Après quelques années d'études à l'École des arts décoratifs de Limoges, puis à celle de Paris, il entra, en 1888, à l'académie Julian, où il subit fortement l'influence de Sérusier, propagandiste des idées de Gauguin et d'Émile Bernard. L'atelier de Ranson et de sa jeune femme, situé boulevard du Montparnasse, devint, autour de 1890, le centre de réunion des Nabis et prit le surnom de " Temple ". Ranson a obéi jusqu'à l'exclusive au dogme nabi de peintre-décorateur, et l'on retrouve dans son style, mêlées avec plus ou moins de bonheur, les réalisations du Modern Style et les théories de Pont-Aven sur la simplification des formes et l'aplat de la couleur. Son iconographie (Femmes en blanc, 1894, laine sur canevas, Paris, musée d'Orsay) est empruntée à un symbolisme un peu étroit, qu'avec plus d'observation et d'esprit Bonnard, Vuillard ou même Maurice Denis avaient évité dans leurs décorations.

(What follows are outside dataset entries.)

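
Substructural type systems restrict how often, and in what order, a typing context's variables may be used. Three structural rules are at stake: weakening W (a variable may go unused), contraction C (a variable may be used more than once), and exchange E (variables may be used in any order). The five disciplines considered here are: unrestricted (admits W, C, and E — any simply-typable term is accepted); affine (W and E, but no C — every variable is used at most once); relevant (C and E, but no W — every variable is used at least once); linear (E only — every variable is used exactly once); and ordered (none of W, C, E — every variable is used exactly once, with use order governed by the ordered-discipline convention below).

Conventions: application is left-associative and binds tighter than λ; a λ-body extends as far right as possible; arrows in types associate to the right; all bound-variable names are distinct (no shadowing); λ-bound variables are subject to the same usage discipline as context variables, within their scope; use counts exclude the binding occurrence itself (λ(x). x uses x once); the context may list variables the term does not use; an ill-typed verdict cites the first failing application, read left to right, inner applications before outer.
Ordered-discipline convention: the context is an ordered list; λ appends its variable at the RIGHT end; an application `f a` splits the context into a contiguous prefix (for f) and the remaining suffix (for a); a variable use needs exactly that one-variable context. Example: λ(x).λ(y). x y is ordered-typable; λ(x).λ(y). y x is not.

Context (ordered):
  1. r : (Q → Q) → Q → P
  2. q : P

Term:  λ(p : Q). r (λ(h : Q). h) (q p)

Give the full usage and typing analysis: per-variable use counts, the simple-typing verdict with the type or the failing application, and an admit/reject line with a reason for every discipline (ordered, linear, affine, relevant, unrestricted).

counts: r ×1; q ×1; p (λ-bound) ×1; h (λ-bound) ×1
order of uses: r, h, q, p
typing: ill-typed: can't apply a value of type P
ordered ✗ (fails simple typing)
linear ✗ (a type mismatch blocks all five)
affine ✗ (the type mismatch rejects it)
relevant ✗ (not simply typable)
unrestricted ✗ (fails simple typing)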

   Le nom de Ranson resta associé à celui de l'académie fondée en 1908, peu avant sa mort précoce, et que sa femme continua de diriger. Les amis de l'artiste, en particulier Sérusier et Maurice Denis, vinrent y enseigner. Située à Paris rue Joseph-Bara, l'académie a été, en 1968, livrée à la pioche des démolisseurs.

Raoux (Jean)

Peintre français (Montpellier 1677Paris 1734).

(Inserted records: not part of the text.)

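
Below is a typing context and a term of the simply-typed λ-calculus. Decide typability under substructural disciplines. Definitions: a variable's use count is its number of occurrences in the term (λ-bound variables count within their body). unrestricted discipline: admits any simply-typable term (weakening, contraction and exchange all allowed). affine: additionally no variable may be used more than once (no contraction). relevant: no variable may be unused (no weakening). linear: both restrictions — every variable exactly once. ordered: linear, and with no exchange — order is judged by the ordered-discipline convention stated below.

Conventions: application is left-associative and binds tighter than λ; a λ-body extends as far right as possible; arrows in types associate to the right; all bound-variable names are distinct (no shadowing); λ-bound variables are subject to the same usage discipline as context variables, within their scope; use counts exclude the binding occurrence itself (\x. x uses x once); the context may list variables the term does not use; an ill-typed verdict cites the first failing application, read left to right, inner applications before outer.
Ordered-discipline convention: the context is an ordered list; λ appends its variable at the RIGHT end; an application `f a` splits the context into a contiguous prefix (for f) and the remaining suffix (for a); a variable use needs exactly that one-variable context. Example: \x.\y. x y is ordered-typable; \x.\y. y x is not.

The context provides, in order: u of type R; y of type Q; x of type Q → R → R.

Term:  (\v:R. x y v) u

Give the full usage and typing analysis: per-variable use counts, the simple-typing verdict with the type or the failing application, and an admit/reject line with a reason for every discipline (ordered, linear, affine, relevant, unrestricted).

use counts: u: 1; y: 1; x: 1; v [bound]: 1
left-to-right use order: x, y, v, u
typing: the term checks, with type R
ordered: ✗ — needs exchange: uses follow x, y, v, u
linear: ✓ — single use per variable (u, y, x, v)
affine: ✓ — at most one use each (u, y, x, v)
relevant: ✓ — u, y, x, v: all used, weakening unneeded
unrestricted: ✓ — typability at R is all that's needed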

Il fut l'élève d'Antoine Ranc à Montpellier, où il peignit Ariane à Naxos (1701, musée de Montpellier), et de Bon Boullogne à Paris, où il remporta le premier prix de l'Académie (1704). Il séjourna à Rome, à Florence, à Padoue, où il laissa l'Annonciation et la Visitation (cathédrale), à Venise, où il devint le favori de Philippe de Vendôme, grand prieur de l'ordre de Malte, qui l'hébergera au Temple (1714), faveur qui lui sera octroyée (1719) par son successeur Jean Philippe, chevalier d'Orléans, bâtard du Régent. Pygmalion amoureux de sa statue (1716, Louvre, déposé au musée de Montpellier) est son morceau de réception à l'Académie royale présenté le même jour que le Pèlerinage à Cythère de Watteau (28 août 1717). Raoux a peint quelques portraits, comme Joseph Bonnier de La Mosson (musée de Montpellier), Joachim Colbert, évêque de Montpellier (id.), Françoise Prévost, danseuse de l'Opéra (1723, musée de Tours), parfois représentés à l'antique (Mme Boucher, née Perdrigeon, en vestale (1734, Versailles). Dans des sujets de genre, comme la Jeune Fille lisant une lettre (Louvre), il imite Netscher ou Schalken, plus que Rembrandt, à qui le comparait indûment Voltaire.